4) Some argue that terrorism, while deplorable and tragic, isn’t really that dangerous in the scale of things, and that your risk of being killed or crippled from slipping while getting out of the bathtub (for example) is greater than your chance of being killed or crippled in a terrorist attack. This view is often coupled with the view that fear of terrorism is being stoked for political and/or bureaucratic reasons: for example, increased surveillance of citizens. There is great suspicion that the oil industry and the “military-industrial complex” are encouraging warfare for their own economic purposes.
5) Many are greatly concerned that Americans will blame *all* Muslims for terrorist actions, pointing out that this is no fairer than blaming *all* Christians for, say, actions taken by governments during WWI under cover of the Christian duty.
6) Related to the above, there is a considerable fear of the American public at large, which is viewed by many highly-educated people as a dangerous beast, ready to lynch innocent Muslims and left-leaning dissidents if given the least excuse or opportunity.
Shortly after 9/11, The Diplomad recalled something said by British statesman Edward Grey during WWI, and quoted by Churchill in 1941. Grey said that the United States is “like a gigantic boiler. Once the fire is lighted under it there is no limit to the power it can generate.”
Fear of the American people leads some to want to punch holes in the boiler before it can get up a dangerous (in their view) level of steam pressure.
7) Some of this is influenced by oikophobia…the aversion to the familiar, or “the repudiation of inheritance and home.” People who feel a dislike for the surroundings in which they grew up, and who have generalized that dislike toward American society in general, are likely to feel an attraction toward those who are defined as outsiders, especially exotic outsiders.
8) Regarding military threats in the Middle East and elsewhere, some argue that there is no way for the US to defend a country whose own citizens are unwilling to defend it…that “boots on the ground” is not enough, because the boots always leave, and what’s really needed is “butts on the ground,” people who have to stay there and are willing to fight…and, absent these, the only outcome of military action will be to get a lot of people killed. This view is generally coupled with some level of isolationist thinking: if horrible things are happening in X region, it’s tragic, but need not affect the US in a major way.
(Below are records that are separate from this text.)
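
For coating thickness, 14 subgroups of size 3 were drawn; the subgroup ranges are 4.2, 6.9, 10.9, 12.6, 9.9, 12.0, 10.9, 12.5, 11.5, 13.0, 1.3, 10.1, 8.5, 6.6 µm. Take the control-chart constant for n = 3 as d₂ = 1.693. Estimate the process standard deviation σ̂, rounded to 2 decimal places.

5.52

R̄ = (4.2 + 6.9 + 10.9 + 12.6 + 9.9 + 12.0 + 10.9 + 12.5 + 11.5 + 13.0 + 1.3 + 10.1 + 8.5 + 6.6) / 14 = 9.3500
σ̂ = R̄ / d₂ = 9.3500 / 1.693 = 5.5227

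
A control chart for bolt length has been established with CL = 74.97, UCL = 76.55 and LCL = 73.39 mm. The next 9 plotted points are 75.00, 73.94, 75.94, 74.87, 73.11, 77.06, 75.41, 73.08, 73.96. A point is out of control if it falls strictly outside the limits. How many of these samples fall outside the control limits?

3

Compare each point to [73.39, 76.55]: sample 5 = 73.11 < LCL; sample 6 = 77.06 > UCL; sample 8 = 73.08 < LCL.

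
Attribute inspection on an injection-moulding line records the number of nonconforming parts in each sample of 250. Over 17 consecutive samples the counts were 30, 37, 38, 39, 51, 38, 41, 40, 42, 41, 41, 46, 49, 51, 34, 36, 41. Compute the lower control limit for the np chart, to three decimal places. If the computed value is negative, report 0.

23.339

p̄ = Σdᵢ / (k·n) = 695 / (17 × 250) = 0.16353
LCL = np̄ − 3·√(np̄(1−p̄)) = 40.8824 − 3 × 5.8478 = 23.3389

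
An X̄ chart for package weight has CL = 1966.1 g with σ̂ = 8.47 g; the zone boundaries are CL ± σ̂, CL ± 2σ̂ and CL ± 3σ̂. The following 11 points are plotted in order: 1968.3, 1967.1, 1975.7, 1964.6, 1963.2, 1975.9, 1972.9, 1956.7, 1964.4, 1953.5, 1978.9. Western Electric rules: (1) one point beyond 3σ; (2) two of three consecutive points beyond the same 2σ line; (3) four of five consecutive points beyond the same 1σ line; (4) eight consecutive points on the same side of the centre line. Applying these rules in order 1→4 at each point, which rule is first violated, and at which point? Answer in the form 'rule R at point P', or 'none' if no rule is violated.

Zone of each point (C = within 1σ̂, B = 1σ̂–2σ̂, A = 2σ̂–3σ̂, * = beyond 3σ̂; sign = side of CL): 1:+C, 2:+C, 3:+B, 4:-C, 5:-C, 6:+B, 7:+C, 8:-B, 9:-C, 10:-B, 11:+B
No rule fires across all 11 points.

none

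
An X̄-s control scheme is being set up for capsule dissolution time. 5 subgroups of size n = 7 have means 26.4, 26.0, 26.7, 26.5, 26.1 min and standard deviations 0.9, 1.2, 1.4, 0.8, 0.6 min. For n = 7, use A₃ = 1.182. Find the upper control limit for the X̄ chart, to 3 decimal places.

27.498

X̄̄ = (26.4 + 26.0 + 26.7 + 26.5 + 26.1) / 5 = 26.3400
s̄ = (0.9 + 1.2 + 1.4 + 0.8 + 0.6) / 5 = 0.9800
UCL = X̄̄ + A₃·s̄ = 26.3400 + 1.182 × 0.9800 = 27.4984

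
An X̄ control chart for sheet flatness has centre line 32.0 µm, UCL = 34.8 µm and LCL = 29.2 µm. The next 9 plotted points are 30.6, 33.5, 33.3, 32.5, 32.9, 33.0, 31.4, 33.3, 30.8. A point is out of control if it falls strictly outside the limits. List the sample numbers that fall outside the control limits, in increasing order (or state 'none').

All 9 points lie within [29.2, 34.8].

none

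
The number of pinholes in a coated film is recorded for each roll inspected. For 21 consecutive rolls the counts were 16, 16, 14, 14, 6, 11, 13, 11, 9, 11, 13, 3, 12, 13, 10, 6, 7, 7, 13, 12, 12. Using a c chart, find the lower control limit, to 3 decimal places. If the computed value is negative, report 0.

0.998

c̄ = (16 + 16 + 14 + 14 + 6 + 11 + 13 + 11 + 9 + 11 + 13 + 3 + 12 + 13 + 10 + 6 + 7 + 7 + 13 + 12 + 12) / 21 = 229 / 21 = 10.9048
LCL = c̄ − 3√c̄ = 10.9048 − 3 × 3.3022 = 0.9981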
9) There is the belief that many of the things we could do to fight terrorism and ISIS-style military aggression will end up making things worse..that drone and bombing attacks “create more terrorists” among those whose friends and relatives have been killed, and attempts to forcefully exercise and demonstrate the right to free speech (as with Charlie Hebdo and Pam Geller’s cartoon contest) merely drive increased numbers of potentially-moderate Muslims into the radical camp.
10) Finally, there are some people who believe that America..and western civilization in general…are so degenerate and outright evil as to not be worth defending. I don’t think there are many people who would agree with this proposition at a conscious level, but a considerable number have probably been influenced by it subconsciously.
In the Koestler novel I mentioned above, the Communist Fedya is confronted by the protagonist Hydie, his former lover, who in addition to feeling sexually betrayed by him has now become aware of his activities with the Soviet Secret Police. She has brought a gun and intends to shoot him. Fedya says:
I am not handsome, but you have felt attracted to me because you know that we will win and are only at the beginning–and that you will lose because you are at the end…That is why I was not afraid of your little revolver, because you can’t have the courage to shoot. me. To kill, one must believe in something.